Foote also wrote for magazines and newspapers. She was the Washington correspondent for the Independent for fifteen years (succeeding Mary C. Ames), and a contributor to Century magazine and St. Nicholas magazine. She reported on Persian cats and on varying opinions of the Washington Monument, among other topics. She also co-wrote a biography of her sister Harriet with their friend Maria Huntington.

As a clubwoman, Foote was a charter member of the Washington D. C. chapter of the Daughters of the American Revolution, and head of the Meriden chapter of the same organization.

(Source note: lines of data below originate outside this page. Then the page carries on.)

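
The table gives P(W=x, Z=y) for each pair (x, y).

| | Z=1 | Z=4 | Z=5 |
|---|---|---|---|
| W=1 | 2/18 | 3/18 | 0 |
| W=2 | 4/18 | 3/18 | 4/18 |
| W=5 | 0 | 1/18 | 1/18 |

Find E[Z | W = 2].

36/11

P(W = 2) = 11/18.
Σ Z·P over the event = 1·(4/18) + 4·(3/18) + 5·(4/18) = 2.
E[Z | W = 2] = (2) / (11/18) = 36/11.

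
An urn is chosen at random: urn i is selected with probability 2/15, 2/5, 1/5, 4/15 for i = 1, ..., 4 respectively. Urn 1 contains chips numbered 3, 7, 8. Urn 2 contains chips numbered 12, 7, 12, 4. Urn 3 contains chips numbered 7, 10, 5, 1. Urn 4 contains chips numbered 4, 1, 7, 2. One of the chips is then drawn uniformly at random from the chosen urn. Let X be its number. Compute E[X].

383/60

E[X | urn 1] = (3+7+8)/3 = 6.
E[X | urn 2] = (12+7+12+4)/4 = 35/4.
E[X | urn 3] = (7+10+5+1)/4 = 23/4.
E[X | urn 4] = (4+1+7+2)/4 = 7/2.
E[X] = (2/15)·(6) + (2/5)·(35/4) + (1/5)·(23/4) + (4/15)·(7/2) = 383/60.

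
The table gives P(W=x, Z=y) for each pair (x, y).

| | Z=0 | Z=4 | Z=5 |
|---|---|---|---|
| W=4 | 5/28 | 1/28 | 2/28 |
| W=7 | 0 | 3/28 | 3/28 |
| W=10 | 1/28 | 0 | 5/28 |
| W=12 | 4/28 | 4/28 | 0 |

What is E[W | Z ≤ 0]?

39/5

P(Z ≤ 0) = 5/14.
Σ W·P over the event = 4·(5/28) + 10·(1/28) + 12·(4/28) = 39/14.
E[W | Z ≤ 0] = (39/14) / (5/14) = 39/5.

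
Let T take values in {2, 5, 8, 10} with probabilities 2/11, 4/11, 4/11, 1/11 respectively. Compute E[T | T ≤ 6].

4

P(T ≤ 6) = 6/11.
Σ over the event: 2·2/11 + 5·4/11 = 24/11.
E[T | T ≤ 6] = (24/11) / (6/11) = 4.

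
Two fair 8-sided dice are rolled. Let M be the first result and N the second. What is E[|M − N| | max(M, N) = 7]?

P(max(M, N) = 7) = 13/64.
Summing |M−N|·P(x,y) over outcomes with max(M, N) = 7 gives 21/32.
E[|M − N| | max(M, N) = 7] = (21/32) / (13/64) = 42/13.

42/13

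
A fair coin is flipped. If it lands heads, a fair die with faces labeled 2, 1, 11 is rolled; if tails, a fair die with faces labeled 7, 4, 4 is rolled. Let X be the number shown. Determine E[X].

E[X | heads] = (2+1+11)/3 = 14/3.
E[X | tails] = (7+4+4)/3 = 5.
By the law of total expectation,
E[X] = (1/2)·(14/3) + (1/2)·(5) = 29/6.

29/6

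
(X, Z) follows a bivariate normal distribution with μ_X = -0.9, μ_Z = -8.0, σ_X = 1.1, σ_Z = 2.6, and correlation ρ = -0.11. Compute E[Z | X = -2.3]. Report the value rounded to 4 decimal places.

For a bivariate normal, E[Z | X=x] = μ_Z + ρ·(σ_Z/σ_X)·(x − μ_X).
E[Z | X=-2.3] = -8.0 + (-0.11)·(2.6/1.1)·(-2.3 − (-0.9)) = -8.0 + (-0.26)·(-1.4) = -7.6360.

-7.6360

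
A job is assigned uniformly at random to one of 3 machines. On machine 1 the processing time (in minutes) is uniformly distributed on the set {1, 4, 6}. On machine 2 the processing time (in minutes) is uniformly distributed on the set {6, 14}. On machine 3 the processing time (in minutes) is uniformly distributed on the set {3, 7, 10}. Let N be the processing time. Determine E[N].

E[N | machine 1] = (1+4+6)/3 = 11/3.
E[N | machine 2] = (6+14)/2 = 10.
E[N | machine 3] = (3+7+10)/3 = 20/3.
By the law of total expectation,
E[N] = (1/3)·(11/3) + (1/3)·(10) + (1/3)·(20/3) = 61/9.

61/9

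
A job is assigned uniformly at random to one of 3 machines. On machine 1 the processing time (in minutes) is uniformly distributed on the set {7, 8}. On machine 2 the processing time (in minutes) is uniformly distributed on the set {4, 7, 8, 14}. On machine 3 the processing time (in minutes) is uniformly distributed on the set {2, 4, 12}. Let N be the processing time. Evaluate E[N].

E[N | machine 1] = (7+8)/2 = 15/2.
E[N | machine 2] = (4+7+8+14)/4 = 33/4.
E[N | machine 3] = (2+4+12)/3 = 6.
E[N] = (1/3)·(15/2) + (1/3)·(33/4) + (1/3)·(6) = 29/4.

29/4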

Some Chilkat woven blankets Kate Foote Coe acquired in or from Alaska were donated to the Peabody Museum of Natural History at Yale University. In 2011, the museum made plans to repatriate one of the blankets, which was determined to have been removed from a "funerary context." Coe also donated baskets that she acquired in Japan and India to the Peabody.

==Personal life==
Foote married Andrew J. Coe, a judge, in 1895. They spent the first few months of their marriage in Venezuela, where Andrew was trying to recover his health. She was widowed when Judge Coe died two years later in 1897. In widowhood she lived with her younger sister, Elizabeth Foote Jenkins, in New Haven, Connecticut. Kate Foote Coe died in 1923, aged 83 years.

Her niece Margaret Foote Hawley was an artist who specialized in portrait miniatures.